Alberto Culver was determined to pump money into the marketing budget to revitalize the intellectual property.  It began marketing tests and discovered the extent of the damage: While name recognition, especially for older people, was still off-the-charts, Noxzema had overwhelmingly come to be seen as a girl's anti-acne treatment during middle school and high school; such a stupid, unnecessary outcome.  Procter & Gamble had destroyed what took generations of Buntings to build into a must-have consumer staple.  It is some consolation to know that the Buntings, as well as another of the early backers in Baltimore, a family that had large holdings of Noxzema's shares, enjoyed prodigious wealth thanks to all of the stock they received in the buyout and Procter & Gamble itself, due to the strength of its overall brand portfolio and ability to manage mainline mega-brands, has ranked among the best investments a person could make for much of its history, including the roughly twenty year period following the transaction, provided that person regularly dollar cost averaged and reinvested his or her dividends.  While it might have personally hurt to see Noxzema fall into relative obscurity, the doctor's family members were drowning in a gusher of dividends from things like Tide and Crest; enough greenbacks to wipe away any tears they shed.  (Any shares held through the present day, assuming no dividend reinvestment, would be worth 13x to 15x their initial value on a total return basis.)

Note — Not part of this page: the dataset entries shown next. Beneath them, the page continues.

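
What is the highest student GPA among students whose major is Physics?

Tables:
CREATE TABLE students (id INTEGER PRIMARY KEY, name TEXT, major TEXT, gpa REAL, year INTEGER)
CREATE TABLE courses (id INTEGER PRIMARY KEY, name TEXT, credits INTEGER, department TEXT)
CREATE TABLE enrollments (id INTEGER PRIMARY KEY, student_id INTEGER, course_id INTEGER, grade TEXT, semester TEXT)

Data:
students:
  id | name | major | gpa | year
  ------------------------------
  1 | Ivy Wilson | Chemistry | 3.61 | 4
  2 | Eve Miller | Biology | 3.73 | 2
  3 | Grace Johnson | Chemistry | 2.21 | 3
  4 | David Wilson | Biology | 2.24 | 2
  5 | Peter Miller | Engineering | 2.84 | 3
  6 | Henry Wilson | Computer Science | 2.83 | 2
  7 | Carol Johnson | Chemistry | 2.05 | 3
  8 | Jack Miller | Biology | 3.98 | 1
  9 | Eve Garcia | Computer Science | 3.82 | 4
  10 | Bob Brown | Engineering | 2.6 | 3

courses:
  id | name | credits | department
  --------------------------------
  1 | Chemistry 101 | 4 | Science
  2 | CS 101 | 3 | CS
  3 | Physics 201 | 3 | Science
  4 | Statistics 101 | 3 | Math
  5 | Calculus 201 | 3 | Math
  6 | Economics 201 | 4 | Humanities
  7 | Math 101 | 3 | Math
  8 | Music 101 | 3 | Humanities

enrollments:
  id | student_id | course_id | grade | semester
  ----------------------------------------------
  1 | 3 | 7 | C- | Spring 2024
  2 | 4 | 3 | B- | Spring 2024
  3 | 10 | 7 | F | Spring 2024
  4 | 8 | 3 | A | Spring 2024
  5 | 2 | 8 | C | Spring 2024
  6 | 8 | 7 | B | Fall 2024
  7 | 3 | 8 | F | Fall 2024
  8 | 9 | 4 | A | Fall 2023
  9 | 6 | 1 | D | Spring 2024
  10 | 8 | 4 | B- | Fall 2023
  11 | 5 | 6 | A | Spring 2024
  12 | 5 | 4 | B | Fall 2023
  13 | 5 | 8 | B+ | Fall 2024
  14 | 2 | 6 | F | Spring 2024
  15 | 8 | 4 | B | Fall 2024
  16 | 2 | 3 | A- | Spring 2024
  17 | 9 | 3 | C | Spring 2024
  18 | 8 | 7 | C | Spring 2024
SELECT MAX(gpa) FROM students WHERE major = 'Physics'

Execution result:
NULL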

Alberto Culver Is Acquired by Unilever, Which Is Leading Noxzema's Current Attempt at a Comeback

In September of 2010, shortly after the Great Recession meltdown decimated stock markets around the world to prices not seen in ages, Anglo-Dutch consumer staple giant Unilever used the opportunity to take out its checkbook and pay $3.7 billion in cash for Alberto Culver.  It was the firm's biggest acquisition in a decade.  Less than two years ago, in September of 2013, Unilever relaunched the entire Noxzema line.  It served as one of the brands taking advantage of the MuCell® Technology Unilever's engineers had developed in conjunction with ALPLA and MuCell Extrusion and to which it waived exclusivity rights to encourage competitors to adapt to help reduce environmental resource usage.  This technology makes it possible to produce packaging with 45% less plastic.

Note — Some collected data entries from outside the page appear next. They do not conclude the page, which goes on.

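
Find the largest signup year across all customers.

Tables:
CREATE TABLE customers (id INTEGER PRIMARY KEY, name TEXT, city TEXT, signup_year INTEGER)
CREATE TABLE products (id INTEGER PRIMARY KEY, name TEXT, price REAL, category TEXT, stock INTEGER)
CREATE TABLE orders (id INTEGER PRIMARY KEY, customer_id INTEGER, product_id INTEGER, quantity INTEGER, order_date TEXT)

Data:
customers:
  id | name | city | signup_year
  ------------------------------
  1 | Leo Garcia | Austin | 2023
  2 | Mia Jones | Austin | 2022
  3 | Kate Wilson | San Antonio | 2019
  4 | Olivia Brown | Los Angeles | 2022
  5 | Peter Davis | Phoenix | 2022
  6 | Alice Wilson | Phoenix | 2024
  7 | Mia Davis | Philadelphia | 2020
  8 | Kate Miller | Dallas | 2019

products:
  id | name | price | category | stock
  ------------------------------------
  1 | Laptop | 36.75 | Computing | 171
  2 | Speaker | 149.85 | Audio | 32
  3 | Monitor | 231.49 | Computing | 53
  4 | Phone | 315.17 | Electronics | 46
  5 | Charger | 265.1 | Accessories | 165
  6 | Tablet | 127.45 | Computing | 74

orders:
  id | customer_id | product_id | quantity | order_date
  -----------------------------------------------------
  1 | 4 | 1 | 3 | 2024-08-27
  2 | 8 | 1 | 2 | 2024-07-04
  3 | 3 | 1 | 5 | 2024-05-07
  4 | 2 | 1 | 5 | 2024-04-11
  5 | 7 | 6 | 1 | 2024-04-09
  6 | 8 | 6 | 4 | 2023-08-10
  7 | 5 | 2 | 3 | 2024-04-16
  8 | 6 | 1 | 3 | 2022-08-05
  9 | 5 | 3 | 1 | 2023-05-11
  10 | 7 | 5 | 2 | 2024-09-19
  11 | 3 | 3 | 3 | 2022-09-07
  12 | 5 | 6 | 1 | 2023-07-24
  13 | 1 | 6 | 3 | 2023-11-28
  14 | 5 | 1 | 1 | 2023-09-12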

Now, thanks to Unilever's financial and marketing power, Noxzema has begun receiving prominent placement on the shelves of retailers like Wal-Mart, again.  To differentiate the psychology of the products, three versions have been introduced, each with a unique color for visceral identification: The "anti-blemish" for the acne control crowd (orange), the "classic clean" as a unisex face wash (blue), and the "classic clean moisturizing" unisex (purple).  (The latter is the one you want to go with if you are over the age of 25 and not prone to breakouts because it's hands down the best out of all of them.  Your face feels ridiculously smooth after using it, like you went and got a spa treatment.)  Even the new official website underscores the now-unisex approach to the product, nary a teenager or female in sight as the original Baltimore miracle cream is brought back onto market in a big way.  Here's what they look like …

Will the turnaround work?  I don't know.  I hope so.  I say that not only as a shareholder of Unilever, but as someone who hates to see good businesses die.  Noxzema was an American success story.  A gifted doctor, with a scientific background, made a great product that worked.  He sold it at a price anyone could afford.  In the process, he made life better for countless people, enriched his employees, and built a jaw-dropping stream of income for his heirs.  With the help of the British and the Dutch, it can become one, again.  It'sbetter; a case of fame and fortune being well-deserved due to intrinsic quality, not merely slick marketing or empty promises.  To watch it fade into obscurity is, for this capitalist at least, a little heartbreaking.